Preparing for autumn
With the prospect of a little rain and plants waiting to be planted I was spurred on to concentrate on the south-facing bed by the lower pond. Part of this area was planned to be an autumn border so it seemed the perfect place to grow Michaelmas daisies (North American asters, now symphyotrichum). Despite the name change these are still fabulous plants and as popular with pollinators as buddlejas.
Over autumn and winter I accumulated a good number, in many kinds, of different species. About a third are Novi-belgii types which tend to be the most varied and spectacular but they are prone to powdery mildew. I am not going to get bogged down by potential problems at this stage – I only planted them a day ago and I am dreaming of lots of colour.
This area is raised because of some soil from the pond excavation but also from a lot of barrowing.
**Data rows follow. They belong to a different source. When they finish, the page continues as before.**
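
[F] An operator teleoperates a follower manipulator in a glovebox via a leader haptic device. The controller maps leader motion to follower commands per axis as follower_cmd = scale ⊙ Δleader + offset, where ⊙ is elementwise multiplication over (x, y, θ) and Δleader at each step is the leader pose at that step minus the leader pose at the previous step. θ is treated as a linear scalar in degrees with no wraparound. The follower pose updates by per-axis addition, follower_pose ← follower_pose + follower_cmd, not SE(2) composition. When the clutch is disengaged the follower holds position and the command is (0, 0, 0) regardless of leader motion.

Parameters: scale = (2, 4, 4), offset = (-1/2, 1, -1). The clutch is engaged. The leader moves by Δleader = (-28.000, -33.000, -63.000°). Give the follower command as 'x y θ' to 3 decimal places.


axis x: 2·-28.000 + -1/2 = -56.500
axis y: 4·-33.000 + 1 = -131.000
axis θ: 4·-63.000 + -1 = -253.000

-56.500 -131.000 -253.000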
There is therefore a good depth of what I could call soil. I dug in lots of leafmould as I built up the bed and when it was rough dug I added more compost. Then, in an activity that would be prohibited if forced on prisoners, I had to break up the lumps of soil, over several weeks, and level and shape the bed.
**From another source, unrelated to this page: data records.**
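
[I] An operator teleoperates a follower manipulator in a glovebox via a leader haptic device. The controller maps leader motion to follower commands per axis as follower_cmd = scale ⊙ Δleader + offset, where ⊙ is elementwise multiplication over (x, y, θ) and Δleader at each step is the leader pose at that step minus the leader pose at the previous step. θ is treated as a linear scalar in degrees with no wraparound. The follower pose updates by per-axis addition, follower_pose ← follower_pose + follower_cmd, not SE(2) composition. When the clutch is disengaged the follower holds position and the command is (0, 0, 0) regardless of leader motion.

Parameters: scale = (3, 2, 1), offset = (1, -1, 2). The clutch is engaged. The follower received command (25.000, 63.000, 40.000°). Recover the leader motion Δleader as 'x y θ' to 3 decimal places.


axis x: (25.000 − 1) / (3) = 8.000
axis y: (63.000 − -1) / (2) = 32.000
axis θ: (40.000 − 2) / (1) = 38.000

8.000 32.000 38.000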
It still looks pretty awful but the plants will grow and the paths in the area behind will be started tomorrow. I will add annuals for the first season, probably cosmos and statice. Of course, this bed is not complete, nor will it ever be because these asters need division at least once every two years to keep them vigorous and (relatively) free from mildew. The drainage here should be perfect and I will see if I need to water endlessly to keep them alive in summer.
Two new raised beds have been made to grow bulbs that will not tolerate the wet soil here in winter. I have learnt in two years that tulips just will not survive in most parts of the garden. So, for summer, I am sowing some hardy annuals in one, marking out the beds with sand first.
Mia always takes an interest in what we are doing and is happy to inspect new plantings like this dwarf pine by the pond.
Goodness, the “soil” in the bed beside the pond looks terrible – it looks like so many large stones. Your soil must be dreadfully heavy that you have to break it so up much.
The ‘soil’ is odd – I can’t quite work it out because it is not all clay. But it digs in squares and needs a lot of muscle to break it up. I am hoping that the organic matter I am adding will help a lot! There are lots of stones, which are being used in the garden! I think I am taming it slowly.
The soil is “challenging”
I think you may have confused the rocks I put around the pond with soil. I have used excavated rocks to edge the pond – soon covered with vegetation I hope. Looks a bit odd at present but I have planted low plants around to creep over and make hiding places for wildlife.